What is clinical negligence?
Negligence covers a broad range of actions from a health care provider, including but not limited to prescribing you the wrong drug, failing to notify you of the risks of a treatment and not diagnosing your condition in a reasonable amount of time. If you feel like you have be subjected to negligence, it is within your power to seek a solution. To find out how, keep reading.
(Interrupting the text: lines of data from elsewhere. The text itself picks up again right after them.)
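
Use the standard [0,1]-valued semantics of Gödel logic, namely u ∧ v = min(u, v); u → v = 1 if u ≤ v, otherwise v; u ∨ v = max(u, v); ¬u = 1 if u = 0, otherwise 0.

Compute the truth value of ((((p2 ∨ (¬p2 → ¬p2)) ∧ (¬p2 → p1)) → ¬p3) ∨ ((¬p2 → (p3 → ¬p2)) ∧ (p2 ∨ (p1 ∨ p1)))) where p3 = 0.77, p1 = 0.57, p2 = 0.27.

0.57

¬p2: Gödel ¬ of 0.27 = 0 (operand ≠ 0)
¬p2: Gödel ¬ of 0.27 = 0 (operand ≠ 0)
(¬p2 → ¬p2): 0 ≤ 0, so result = 1
(p2 ∨ (¬p2 → ¬p2)) = max(0.27, 1) = 1
¬p2: Gödel ¬ of 0.27 = 0 (operand ≠ 0)
(¬p2 → p1): 0 ≤ 0.57, so result = 1
((p2 ∨ (¬p2 → ¬p2)) ∧ (¬p2 → p1)) = min(1, 1) = 1
¬p3: Gödel ¬ of 0.77 = 0 (operand ≠ 0)
(((p2 ∨ (¬p2 → ¬p2)) ∧ (¬p2 → p1)) → ¬p3): 1 > 0, so result = 0
¬p2: Gödel ¬ of 0.27 = 0 (operand ≠ 0)
¬p2: Gödel ¬ of 0.27 = 0 (operand ≠ 0)
(p3 → ¬p2): 0.77 > 0, so result = 0
(¬p2 → (p3 → ¬p2)): 0 ≤ 0, so result = 1
(p1 ∨ p1) = max(0.57, 0.57) = 0.57
(p2 ∨ (p1 ∨ p1)) = max(0.27, 0.57) = 0.57
((¬p2 → (p3 → ¬p2)) ∧ (p2 ∨ (p1 ∨ p1))) = min(1, 0.57) = 0.57
((((p2 ∨ (¬p2 → ¬p2)) ∧ (¬p2 → p1)) → ¬p3) ∨ ((¬p2 → (p3 → ¬p2)) ∧ (p2 ∨ (p1 ∨ p1)))) = max(0, 0.57) = 0.57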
1. Try to stop it before it happens. If you or your child is receiving treatment from a physician and you have questions, don’t be afraid to ask them. This means that you should learn about clinical negligence and how to recognise it before your treatment so that you can communicate with confidence.
2. Address the issue. If you are not fortunate enough to stop clinical negligence in its tracks, you don’t have to simply accept the outcome of your situation. You should file a complaint with the hospital as soon as possible so that you can make a detailed report of what happened. You should also seek out corrective care, whether it is from the same doctor who treated you or another health care provider.
3. Seek outside help. After experiencing clinical negligence, it is not uncommon to be in a state of shock or confusion. If you need help planning your next steps, you can take advantage of resources like Patient Advisory and Liaison Services (PALS) that can walk you through the process of collecting the information that you will use to file your claim.
4. Follow the NHS procedure for filing complaints. If the place where you were treated is public, they are required by law to provide you with the information you will need to file a complaint with the National Health Service. All complaints should be in writing and should be as detailed as possible. The NHS will read complaints up to six months after the incident at issue.
5. File a legal claim. If your doctor was a private physician, you can still seek damages in court, which you will have three years to do. This would include the cost of your medical bills for corrective treatment, as well as court fees and missed compensation due to an inability to work. To help you with this kind of claim, it is necessary to find a competent, reliable solicitor. The referral panel of Action Against Medical Accidents can help you get started.
Most importantly, remember that clinical negligence is not something that you have to deal with on your own; there are many resources that you can use to find your way back to health and peace of mind.